Figure locale de la lutte pour les droits des Noirs à Spokane (Etat de Washington, nord-ouest), Dolezal a démissionné lundi de la direction du chapitre local de la grande organisation militante NAACP après que ses propres parents biologiques, blancs, avec lesquels elle est brouillée, ont révélé la supercherie.

«Les choses sont plus complexes que la vérité ou le mensonge»

Lors de son interview mardi, la militante a affirmé s'identifier comme noire «depuis son plus jeune âge». «Je dirais que cela a commencé vers l'âge de cinq ans. Je me dessinais avec un crayon marron, pas un crayon couleur pêche, avec des cheveux noirs bouclés», a-t-elle dit.

Poussée dans ses retranchements pour expliquer cette «tromperie» qui durait depuis une dizaine d'années, la jeune femme a répondu, de manière vague, que «la question est plus complexe que de s'identifier comme noire ou répondre à la question de savoir si on est noir ou blanc».

Elle a reconnu ne pas avoir rectifié par le passé des articles de presse la qualifiant de métisse, «parce que les choses sont plus complexes que la vérité ou le mensonge à un moment donné». Quant à sa peau bronzée, Dolezal a répondu prosaïquement qu'elle «n'évitait pas le soleil».

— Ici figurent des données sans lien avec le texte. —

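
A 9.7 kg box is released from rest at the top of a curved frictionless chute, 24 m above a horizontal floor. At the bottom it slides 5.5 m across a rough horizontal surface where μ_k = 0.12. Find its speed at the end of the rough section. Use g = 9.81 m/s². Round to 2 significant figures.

Energy at the top = energy at the end + work done against friction:
mgh = ½mv² + μ_k m g d
W_f = μ_k mg d = (0.12)(9.7)(9.81)(5.5) = 62.80 J
½mv² = mgh − W_f = 2283.8 − 62.80 = 2221.0 J
v = √(2 × 2221.0/9.7) = 21.40 m/s

v = 21 m/s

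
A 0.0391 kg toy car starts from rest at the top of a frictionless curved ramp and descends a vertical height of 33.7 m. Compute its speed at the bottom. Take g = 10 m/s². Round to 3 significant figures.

Mechanical energy is conserved (no friction): mgh = ½mv²
The mass cancels from both sides.
v = √(2gh) = √(2 × 10 × 33.7) = √674.00 = 25.96 m/s

v = 26.0 m/s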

«Ma vie a été une survie et ce que j'ai fait tout du long, y compris mon identification, a été fait pour survivre», a-t-elle ajouté de manière là encore obscure. Dans d'autres émissions sur NBC tout au long de la journée, Dolezal a affirmé qu'elle n'était «absolument pas blanche. Rien de ce qui est blanc ne peut me décrire».

«Cette posture d'imitation finit par être irrespectueuse»

Les «gens ne me connaissent pas, ne savent pas par quoi je suis passée», a-t-elle encore ajouté en affirmant qu'il ne s'agissait pas d'une simple «crise d'identité». Depuis que ses parents Lawrence et Ruthanne Dolezal, du Montana (ouest), ont révélé la supercherie, l'histoire personnelle de la jeune femme a émergé: une adolescence dans le Mississippi (sud) où elle côtoie la culture noire, des études à la Howard University, grande université noire de la capitale, des années de militantisme dans le nord-ouest du pays.

Avec des détails troublants: une bataille pour la garde d'un de ses quatre frères noirs adoptés par ses parents, un ami noir qu'elle fait passer pour son père, jusqu'à une plainte classée sans suite pour discrimination raciale anti-blancs quand elle était étudiante -blanche- à Howard.

Ses parents ont indiqué mardi sur Fox News, après l'interview de leur fille, être «inquiets du niveau de malhonnêteté que Rachel montre». Par ailleurs, dans ce pays qui ne tolère pas le mensonge, Rachel Dolezal a rempli un formulaire de la ville de Spokane en indiquant être en partie noire, blanche et de sang indien afin d'occuper un poste de médiateur indépendant pour la police.

La ville, depuis quelques jours, enquête. La sincérité de son engagement convainquait peu mardi des sociologues experts sur les questions d'identités raciales. Plonger à ce point dans une identité noire «sape l'excellent travail qu'elle a fait» pour la cause noire, estime G. Reginald Daniel, de l'Université de Californie, «cette posture d'imitation et d'appropriation finit par être irrespectueuse».